Honey and Spice

The mind is a fascinating thing.  It can convince ourselves that the bad is good, the good is bad and make a mockery of the middle.  It can also confabulate tastes, seemingly tasting things which aren’t there or ignoring the obvious.  Sometimes a bit of experimentation of this theme can result in greatness, think here of bacon and egg ice cream.  Yet, sometimes things do not go according to plan, I’m looking at coal ice cream from Japan here.

So this is why I was slightly apprehensive visiting Honey and Spice.  Even if combining these two attributes seems to be a safer alternative than skating on the edge of culinary good taste.

Baba ganoush, burnt aubergine with tahini and smoked almonds.  An interesting taste with tart, sweet, mushy and crunchy all rolled into one.  It was pleasant.

Kalamata olives, pickles.  Something rather plainer in this case.  An object of not that much spark.  These were rather ordinary.

Burnt onion with pomegranate molasses, feta, walnuts, sage and rosemary.  An inspired (at least for me) combination with nutty, tart and smooth all together.  A bit miserly on the portions though (we did order the set menu for 3 people), a theme which was to reverberate throughout the dinner.  Why were there only two portions?

Warm chickpea msabacha, tatbilla.  Something more expected, the chickpeas were not bad and the msabacha and tatbilla decent if not stand out.

Moroccan sourdough.  This was something new.  A welcome surprise from the average level which had gone before, this bread was airy, dense in all the right places and proved to be a delight when used for mopping up the sauce of other dishes.

Green herb Falafel and creamy tahini.  At least they decided to give us 3 portions for this.  Which was a good thing as otherwise we would have had a messy time dividing things up. 

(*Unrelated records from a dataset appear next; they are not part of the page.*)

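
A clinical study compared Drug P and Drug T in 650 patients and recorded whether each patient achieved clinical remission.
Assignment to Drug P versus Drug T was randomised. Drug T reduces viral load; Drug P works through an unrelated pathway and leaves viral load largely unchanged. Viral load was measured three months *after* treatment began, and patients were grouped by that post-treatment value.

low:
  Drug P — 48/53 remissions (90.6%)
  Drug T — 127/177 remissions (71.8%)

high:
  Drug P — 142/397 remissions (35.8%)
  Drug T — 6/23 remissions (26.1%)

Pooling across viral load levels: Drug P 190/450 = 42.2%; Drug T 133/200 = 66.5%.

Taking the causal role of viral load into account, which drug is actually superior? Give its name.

Drug T

Stratifying would compare drugs among patients the drugs themselves sorted into viral load groups — a form of selection on an intermediate. The unconditioned pooled rates give the total causal effect.
Pooled: Drug P 42.2% vs Drug T 66.5%; Drug T is higher overall.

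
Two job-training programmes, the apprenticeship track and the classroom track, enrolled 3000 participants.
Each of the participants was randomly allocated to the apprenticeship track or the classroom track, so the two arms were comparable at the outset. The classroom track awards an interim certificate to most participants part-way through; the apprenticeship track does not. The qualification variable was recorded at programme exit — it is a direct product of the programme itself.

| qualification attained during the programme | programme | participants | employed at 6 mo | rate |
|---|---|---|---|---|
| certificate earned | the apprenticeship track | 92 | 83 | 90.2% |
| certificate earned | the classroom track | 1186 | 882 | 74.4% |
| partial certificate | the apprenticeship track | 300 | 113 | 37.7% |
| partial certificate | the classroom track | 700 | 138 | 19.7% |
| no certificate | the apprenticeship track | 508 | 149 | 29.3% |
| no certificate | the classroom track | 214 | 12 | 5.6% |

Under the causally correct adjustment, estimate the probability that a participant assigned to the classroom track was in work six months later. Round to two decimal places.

0.49

The qualification attained during the programme-specific comparison favours the apprenticeship track throughout, but the pooled figures favour the classroom track. The question is whether to condition on qualification attained during the programme.
Qualification attained during the programme here is a post-treatment variable shaped by the programme; conditioning on it would introduce bias rather than remove it. The overall comparison is the causal one.
So P(outcome | do(the classroom track)) is just the pooled rate for the classroom track: 1032/2100 = 0.491.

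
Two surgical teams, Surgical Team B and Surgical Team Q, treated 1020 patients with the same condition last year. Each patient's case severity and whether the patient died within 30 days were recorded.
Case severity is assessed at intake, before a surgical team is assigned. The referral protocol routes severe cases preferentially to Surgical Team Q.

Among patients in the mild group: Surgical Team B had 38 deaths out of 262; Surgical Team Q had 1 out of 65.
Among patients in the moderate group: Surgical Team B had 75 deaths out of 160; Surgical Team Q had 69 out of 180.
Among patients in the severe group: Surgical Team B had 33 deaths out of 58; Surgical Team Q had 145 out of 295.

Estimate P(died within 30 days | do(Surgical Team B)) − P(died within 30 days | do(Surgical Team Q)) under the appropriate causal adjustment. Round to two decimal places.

+0.10

The stratified and pooled comparisons disagree (Surgical Team Q wins within each case severity; Surgical Team B wins overall), so the answer turns on the causal role of case severity.
The imbalance in case severity arose from how patients were allocated, not from anything the surgical team did; and case severity independently affects the outcome. The pooled gap is confounded — condition on case severity.
Adjusting over the population distribution of case severity: 0.321·(0.145−0.015) + 0.333·(0.469−0.383) + 0.346·(0.569−0.492) = +0.097.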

Burnt celeriac with chive sour cream and urfa butter.  This was fascinating.  I had not had such large chunks of celeriac before.  Usually, I have had it as part of a larger dish, whether it be bread, butter or a salad.  Instead, here they are the star of the show and this is where they could easily belong.  The cream and butter set off the palate, building on rather unoffending root vegetables.  The best way that I think you can describe this is thinking of the celeriac as the white canvas ready for you to paint your masterpiece and the work you would create would be full of sparks.

Grilled pear, almond tahini and smoked almonds.  Similar to the celeriac, the pear didn’t taste of much, highlighting its clean manner.  Instead it gave some body to the almond elements.

Charred octopus, spiced Delica pumpkin, Syrian lentil stew and zehug.  The octopus was not bad, if nothing spectacular.  Although, it was at a bit of a steep price for what it was.  Nothing complicated here.